I just don't know...

ROCK HUGGER
03-12-2002, 09:33 PM
[QUOTE]Originally posted by elf_cruiser
:


I think that Walker's setup would cause the same pinion rotation, and it has worked for him. Am i wrong??

YES you are wrong, Walker evans truck has the upper and lower
control arms coming from the front of the frame rearward to the front axle. Not some from the front of the axle, and some from the rear.
I dont think you would need to wory about hitting a speed bump at 30 mph and breaking a u-joint, with a setup like that you would
never see 30! Even with big rig u-joint you will break something
with the extreme amount of change in pinion angle, and binding in the drivline.
Do like rolled79, and others have said do your research.

PIG
03-12-2002, 10:02 PM
Originally posted by elf_cruiser


OK, i see and that is a cool idea. but i'm afraid i can't get a link to run from the center of the frame to the carrier like that, because my pinion is sooo high. Maybe if i fabed a xmember under the tranny, and ran it off of that to the center of the axle, but that would mean losing some ground clearance. Hmmm.

I just don't know...

Elf,

It does not neccessarily have to be on top of the diff like that. Don't be afraid. And yes Gordon, #2 is key. Its called benchmarking.

elf_cruiser
03-12-2002, 10:23 PM
Yeah Gordon, i hear you, i have been looking at what other people have done for a long time... I just haven't seen what i'm looking for, i guess. And i can't fit the traditional A-arm or 4 link up front like what most people do, not without a few more inches of lift, anyways...

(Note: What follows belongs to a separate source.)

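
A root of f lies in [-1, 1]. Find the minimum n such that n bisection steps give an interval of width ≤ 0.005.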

What about making the lower arms shorter, say 20% longer than the green arm. Would that help, or hurt??

Also Rock Hugger - I could swear that his lower links came from the center of the rig, at least on his Blazer, i've seen it in mags and on video. I don't know as much about the S-10 pickup he drives now. Anybody else know for sure??

Gordon
03-13-2002, 08:58 AM
Some people do the lower links just like you described and then add 1 upper link on one side outside the frame rail, If the upper link is close to the same length as the lower links this works pretty good from what I have seen, there are rarely clearance problems with that setup, it works similar to a wristed radius arm that lots of EB guys use, but you can get things up higher and put the instant center farther back so the front squats less on the slickrock.